The plane crashed at 6:14 p.m. local time in a wooded area just northeast of the air field. A fireball and plume of smoke over the area were visible to nearby residents.
"I saw it from my home. It looked like it was about one mile north of the east-west runway," said Lt. Dave Parker of the Anchorage Police Department.
"With a ball of fire that big and a plume of smoke that high, it was probably nothing good," eyewitness Roger Herrera, a local resident who took photos for the Anchorage Daily News, told local television station KTUU.
At a news conference afterward at the base, Air Force Lt. Gen. Dana Atkins declined to say whether the four crew members aboard the plane had perished or whether any had survived. Ejection from a C-17 is not possible, he said.
Atkins said the Air Force was following military protocol in notifying next of kin.
But Alaska Gov. Sean Parnell and U.S. Sen.

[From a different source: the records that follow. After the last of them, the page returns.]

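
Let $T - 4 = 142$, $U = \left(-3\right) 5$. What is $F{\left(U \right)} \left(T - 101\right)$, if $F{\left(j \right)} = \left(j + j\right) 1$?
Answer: $-1350$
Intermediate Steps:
$U = -15$
$F{\left(j \right)} = 2 j$ ($F{\left(j \right)} = 2 j 1 = 2 j$)
$T = 146$ ($T = 4 + 142 = 146$)
$F{\left(U \right)} \left(T - 101\right) = 2 \left(-15\right) \left(146 - 101\right) = \left(-30\right) 45 = -1350$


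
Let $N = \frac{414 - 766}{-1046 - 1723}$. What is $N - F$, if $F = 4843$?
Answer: $- \frac{13409915}{2769} \approx -4842.9$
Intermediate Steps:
$N = \frac{352}{2769}$ ($N = - \frac{352}{-2769} = \left(-352\right) \left(- \frac{1}{2769}\right) = \frac{352}{2769} \approx 0.12712$)
$N - F = \frac{352}{2769} - 4843 = - \frac{13409915}{2769}$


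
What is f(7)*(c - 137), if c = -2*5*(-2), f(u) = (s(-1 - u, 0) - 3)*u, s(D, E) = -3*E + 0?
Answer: 2457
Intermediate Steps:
s(D, E) = -3*E
f(u) = -3*u (f(u) = (-3*0 - 3)*u = (0 - 3)*u = -3*u)
c = 20 (c = -10*(-2) = 20)
f(7)*(c - 137) = (-3*7)*(20 - 137) = -21*(-117) = 2457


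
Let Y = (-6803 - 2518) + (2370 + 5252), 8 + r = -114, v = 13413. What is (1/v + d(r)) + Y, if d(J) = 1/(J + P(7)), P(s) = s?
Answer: -2620712303/1542495 ≈ -1699.0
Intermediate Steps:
r = -122 (r = -8 - 114 = -122)
d(J) = 1/(7 + J) (d(J) = 1/(J + 7) = 1/(7 + J))
Y = -1699 (Y = -9321 + 7622 = -1699)
(1/v + d(r)) + Y = (1/13413 + 1/(7 - 122)) - 1699 = (1/13413 + 1/(-115)) - 1699 = (1/13413 - 1/115) - 1699 = -13298/1542495 - 1699 = -2620712303/1542495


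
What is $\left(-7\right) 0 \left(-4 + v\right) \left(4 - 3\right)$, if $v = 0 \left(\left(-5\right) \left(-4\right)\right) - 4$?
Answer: $0$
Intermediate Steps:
$v = -4$ ($v = 0 \cdot 20 - 4 = 0 - 4 = -4$)
$\left(-7\right) 0 \left(-4 + v\right) \left(4 - 3\right) = \left(-7\right) 0 \left(-4 - 4\right) \left(4 - 3\right) = 0 \left(\left(-8\right) 1\right) = 0 \left(-8\right) = 0$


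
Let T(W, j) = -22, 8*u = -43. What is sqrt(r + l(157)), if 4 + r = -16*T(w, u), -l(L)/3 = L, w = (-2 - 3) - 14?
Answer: I*sqrt(123) ≈ 11.091*I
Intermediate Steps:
u = -43/8 (u = (1/8)*(-43) = -43/8 ≈ -5.3750)
w = -19 (w = -5 - 14 = -19)
l(L) = -3*L
r = 348 (r = -4 - 16*(-22) = -4 + 352 = 348)
sqrt(r + l(157)) = sqrt(348 - 3*157) = sqrt(348 - 471) = sqrt(-123) = I*sqrt(123)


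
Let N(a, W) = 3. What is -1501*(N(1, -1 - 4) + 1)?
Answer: -6004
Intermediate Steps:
-1501*(N(1, -1 - 4) + 1) = -1501*(3 + 1) = -1501*4 = -6004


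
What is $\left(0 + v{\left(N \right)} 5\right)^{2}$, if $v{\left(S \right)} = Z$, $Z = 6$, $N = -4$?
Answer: $900$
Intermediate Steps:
$v{\left(S \right)} = 6$
$\left(0 + v{\left(N \right)} 5\right)^{2} = \left(0 + 6 \cdot 5\right)^{2} = \left(0 + 30\right)^{2} = 30^{2} = 900$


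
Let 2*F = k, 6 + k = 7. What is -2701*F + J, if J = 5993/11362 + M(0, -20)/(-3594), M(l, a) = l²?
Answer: -589938/437 ≈ -1350.0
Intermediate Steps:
k = 1 (k = -6 + 7 = 1)
F = ½ (F = (½)*1 = ½ ≈ 0.50000)
J = 461/874 (J = 5993/11362 + 0²/(-3594) = 5993*(1/11362) + 0*(-1/3594) = 461/874 + 0 = 461/874 ≈ 0.52746)
-2701*F + J = -2701*½ + 461/874 = -2701/2 + 461/874 = -589938/437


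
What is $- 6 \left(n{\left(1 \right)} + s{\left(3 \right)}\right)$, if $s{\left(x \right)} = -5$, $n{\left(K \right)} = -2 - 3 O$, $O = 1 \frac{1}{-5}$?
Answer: $\frac{192}{5} \approx 38.4$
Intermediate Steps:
$O = - \frac{1}{5}$ ($O = 1 \left(- \frac{1}{5}\right) = - \frac{1}{5} \approx -0.2$)
$n{\left(K \right)} = - \frac{7}{5}$ ($n{\left(K \right)} = -2 - - \frac{3}{5} = -2 + \frac{3}{5} = - \frac{7}{5}$)
$- 6 \left(n{\left(1 \right)} + s{\left(3 \right)}\right) = - 6 \left(- \frac{7}{5} - 5\right) = \left(-6\right) \left(- \frac{32}{5}\right) = \frac{192}{5}$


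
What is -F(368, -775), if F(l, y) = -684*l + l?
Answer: 251344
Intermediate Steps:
F(l, y) = -683*l
-F(368, -775) = -(-683)*368 = -1*(-251344) = 251344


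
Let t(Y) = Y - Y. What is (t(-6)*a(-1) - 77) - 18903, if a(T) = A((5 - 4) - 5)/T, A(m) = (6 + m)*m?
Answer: -18980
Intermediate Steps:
A(m) = m*(6 + m)
a(T) = -8/T (a(T) = (((5 - 4) - 5)*(6 + ((5 - 4) - 5)))/T = ((1 - 5)*(6 + (1 - 5)))/T = (-4*(6 - 4))/T = (-4*2)/T = -8/T)
t(Y) = 0
(t(-6)*a(-1) - 77) - 18903 = (0*(-8/(-1)) - 77) - 18903 = (0*(-8*(-1)) - 77) - 18903 = (0*8 - 77) - 18903 = (0 - 77) - 18903 = -77 - 18903 = -18980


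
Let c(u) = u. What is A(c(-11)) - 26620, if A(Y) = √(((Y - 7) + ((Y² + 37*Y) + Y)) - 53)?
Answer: -26620 + 4*I*√23 ≈ -26620.0 + 19.183*I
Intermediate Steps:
A(Y) = √(-60 + Y² + 39*Y) (A(Y) = √(((-7 + Y) + (Y² + 38*Y)) - 53) = √((-7 + Y² + 39*Y) - 53) = √(-60 + Y² + 39*Y))
A(c(-11)) - 26620 = √(-60 + (-11)² + 39*(-11)) - 26620 = √(-60 + 121 - 429) - 26620 = √(-368) - 26620 = 4*I*√23 - 26620 = -26620 + 4*I*√23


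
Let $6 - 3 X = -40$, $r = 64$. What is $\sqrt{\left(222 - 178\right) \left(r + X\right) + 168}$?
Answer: $\frac{28 \sqrt{42}}{3} \approx 60.487$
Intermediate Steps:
$X = \frac{46}{3}$ ($X = 2 - - \frac{40}{3} = 2 + \frac{40}{3} = \frac{46}{3} \approx 15.333$)
$\sqrt{\left(222 - 178\right) \left(r + X\right) + 168} = \sqrt{\left(222 - 178\right) \left(64 + \frac{46}{3}\right) + 168} = \sqrt{44 \cdot \frac{238}{3} + 168} = \sqrt{\frac{10472}{3} + 168} = \sqrt{\frac{10976}{3}} = \frac{28 \sqrt{42}}{3}$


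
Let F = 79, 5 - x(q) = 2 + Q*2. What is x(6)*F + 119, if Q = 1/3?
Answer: 910/3 ≈ 303.33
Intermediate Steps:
Q = 1/3 ≈ 0.33333
x(q) = 7/3 (x(q) = 5 - (2 + (1/3)*2) = 5 - (2 + 2/3) = 5 - 1*8/3 = 5 - 8/3 = 7/3)
x(6)*F + 119 = (7/3)*79 + 119 = 553/3 + 119 = 910/3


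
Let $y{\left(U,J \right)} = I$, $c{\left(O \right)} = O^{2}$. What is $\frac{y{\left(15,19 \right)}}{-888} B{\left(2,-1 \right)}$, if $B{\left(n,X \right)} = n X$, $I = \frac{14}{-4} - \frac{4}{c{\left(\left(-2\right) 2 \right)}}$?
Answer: $- \frac{5}{592} \approx -0.0084459$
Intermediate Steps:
$I = - \frac{15}{4}$ ($I = \frac{14}{-4} - \frac{4}{\left(\left(-2\right) 2\right)^{2}} = 14 \left(- \frac{1}{4}\right) - \frac{4}{\left(-4\right)^{2}} = - \frac{7}{2} - \frac{4}{16} = - \frac{7}{2} - \frac{1}{4} = - \frac{15}{4} \approx -3.75$)
$y{\left(U,J \right)} = - \frac{15}{4}$
$B{\left(n,X \right)} = X n$
$\frac{y{\left(15,19 \right)}}{-888} B{\left(2,-1 \right)} = - \frac{15}{4 \left(-888\right)} \left(\left(-1\right) 2\right) = \left(- \frac{15}{4}\right) \left(- \frac{1}{888}\right) \left(-2\right) = \frac{5}{1184} \left(-2\right) = - \frac{5}{592}$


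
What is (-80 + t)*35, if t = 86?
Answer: 210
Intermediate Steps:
(-80 + t)*35 = (-80 + 86)*35 = 6*35 = 210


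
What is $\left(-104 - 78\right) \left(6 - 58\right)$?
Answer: $9464$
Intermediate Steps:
$\left(-104 - 78\right) \left(6 - 58\right) = - 182 \left(6 - 58\right) = \left(-182\right) \left(-52\right) = 9464$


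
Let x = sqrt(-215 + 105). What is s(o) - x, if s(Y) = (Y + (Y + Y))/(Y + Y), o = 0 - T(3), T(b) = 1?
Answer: 3/2 - I*sqrt(110) ≈ 1.5 - 10.488*I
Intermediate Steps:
o = -1 (o = 0 - 1*1 = 0 - 1 = -1)
s(Y) = 3/2 (s(Y) = (Y + 2*Y)/((2*Y)) = (3*Y)*(1/(2*Y)) = 3/2)
x = I*sqrt(110) (x = sqrt(-110) = I*sqrt(110) ≈ 10.488*I)
s(o) - x = 3/2 - I*sqrt(110)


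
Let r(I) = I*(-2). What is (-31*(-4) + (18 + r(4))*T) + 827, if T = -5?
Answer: 901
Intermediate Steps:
r(I) = -2*I
(-31*(-4) + (18 + r(4))*T) + 827 = (-31*(-4) + (18 - 2*4)*(-5)) + 827 = (124 + (18 - 8)*(-5)) + 827 = (124 + 10*(-5)) + 827 = (124 - 50) + 827 = 74 + 827 = 901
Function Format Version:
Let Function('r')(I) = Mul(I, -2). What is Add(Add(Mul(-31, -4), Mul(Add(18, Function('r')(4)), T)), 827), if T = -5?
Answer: 901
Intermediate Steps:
Function('r')(I) = Mul(-2, I)
Add(Add(Mul(-31, -4), Mul(Add(18, Function('r')(4)), T)), 827) = Add(Add(Mul(-31, -4), Mul(Add(18, Mul(-2, 4)), -5)), 827) = Add(Add(124, Mul(Add(18, -8), -5)), 827) = Add(Add(124, Mul(10, -5)), 827) = Add(Add(124, -50), 827) = Add(74, 827) = 901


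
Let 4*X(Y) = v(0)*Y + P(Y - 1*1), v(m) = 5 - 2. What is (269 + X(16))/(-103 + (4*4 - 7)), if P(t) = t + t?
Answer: -577/188 ≈ -3.0691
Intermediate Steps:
P(t) = 2*t
v(m) = 3
X(Y) = -½ + 5*Y/4 (X(Y) = (3*Y + 2*(Y - 1*1))/4 = (3*Y + 2*(Y - 1))/4 = (3*Y + 2*(-1 + Y))/4 = (3*Y + (-2 + 2*Y))/4 = (-2 + 5*Y)/4 = -½ + 5*Y/4)
(269 + X(16))/(-103 + (4*4 - 7)) = (269 + (-½ + (5/4)*16))/(-103 + (4*4 - 7)) = (269 + (-½ + 20))/(-103 + (16 - 7)) = (269 + 39/2)/(-103 + 9) = (577/2)/(-94) = (577/2)*(-1/94) = -577/188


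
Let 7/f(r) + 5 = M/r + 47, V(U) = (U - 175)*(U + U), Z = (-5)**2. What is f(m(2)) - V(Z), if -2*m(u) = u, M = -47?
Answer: 667507/89 ≈ 7500.1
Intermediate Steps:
m(u) = -u/2
Z = 25
V(U) = 2*U*(-175 + U) (V(U) = (-175 + U)*(2*U) = 2*U*(-175 + U))
f(r) = 7/(42 - 47/r) (f(r) = 7/(-5 + (-47/r + 47)) = 7/(-5 + (47 - 47/r)) = 7/(42 - 47/r))
f(m(2)) - V(Z) = 7*(-1/2*2)/(-47 + 42*(-1/2*2)) - 2*25*(-175 + 25) = 7*(-1)/(-47 + 42*(-1)) - 2*25*(-150) = 7*(-1)/(-47 - 42) - 1*(-7500) = 7*(-1)/(-89) + 7500 = 7*(-1)*(-1/89) + 7500 = 7/89 + 7500 = 667507/89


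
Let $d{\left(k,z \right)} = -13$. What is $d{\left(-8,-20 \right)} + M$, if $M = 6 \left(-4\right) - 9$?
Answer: $-46$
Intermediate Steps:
$M = -33$ ($M = -24 - 9 = -33$)
$d{\left(-8,-20 \right)} + M = -13 - 33 = -46$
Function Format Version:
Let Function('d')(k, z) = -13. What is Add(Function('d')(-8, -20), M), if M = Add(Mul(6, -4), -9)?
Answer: -46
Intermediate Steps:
M = -33 (M = Add(-24, -9) = -33)
Add(Function('d')(-8, -20), M) = Add(-13, -33) = -46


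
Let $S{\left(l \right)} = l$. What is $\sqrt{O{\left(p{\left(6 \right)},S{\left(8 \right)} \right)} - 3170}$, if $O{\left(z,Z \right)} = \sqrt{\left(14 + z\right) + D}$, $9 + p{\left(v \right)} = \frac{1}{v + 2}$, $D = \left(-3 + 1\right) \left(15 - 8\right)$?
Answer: $\frac{\sqrt{-12680 + i \sqrt{142}}}{2} \approx 0.026456 + 56.303 i$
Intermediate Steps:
$D = -14$ ($D = \left(-2\right) 7 = -14$)
$p{\left(v \right)} = -9 + \frac{1}{2 + v}$ ($p{\left(v \right)} = -9 + \frac{1}{v + 2} = -9 + \frac{1}{2 + v}$)
$O{\left(z,Z \right)} = \sqrt{z}$ ($O{\left(z,Z \right)} = \sqrt{\left(14 + z\right) - 14} = \sqrt{z}$)
$\sqrt{O{\left(p{\left(6 \right)},S{\left(8 \right)} \right)} - 3170} = \sqrt{\sqrt{\frac{-17 - 54}{2 + 6}} - 3170} = \sqrt{\sqrt{\frac{-17 - 54}{8}} - 3170} = \sqrt{\sqrt{\frac{1}{8} \left(-71\right)} - 3170} = \sqrt{\sqrt{- \frac{71}{8}} - 3170} = \sqrt{\frac{i \sqrt{142}}{4} - 3170} = \sqrt{-3170 + \frac{i \sqrt{142}}{4}}$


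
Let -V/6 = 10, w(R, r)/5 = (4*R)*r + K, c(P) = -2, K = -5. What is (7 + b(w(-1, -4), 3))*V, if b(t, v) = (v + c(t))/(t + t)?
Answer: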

Mark Begich each released statements Wednesday night saying they were saddened by news of the accident and offering condolences to the crew's families.
Atkins said the plane was "doing a practice demonstration profile" that it was to perform at the annual Arctic Thunder air show this coming weekend when it crashed just after its initial takeoff.
In light of the accident, Atkins said the military was considering whether to go on with the aviation show, which also features precision-flying demonstrations by the Blue Angels and the Canadian Forces Snowbirds.
The cause of the crash, which occurred during damp, cloudy conditions in Anchorage, is under investigation.
Elmendorf's worst air crash was in September 1995, when several geese were sucked into the engine of an AWACS plane just after takeoff. That plane was on a training mission as well. All 24 crew members perished.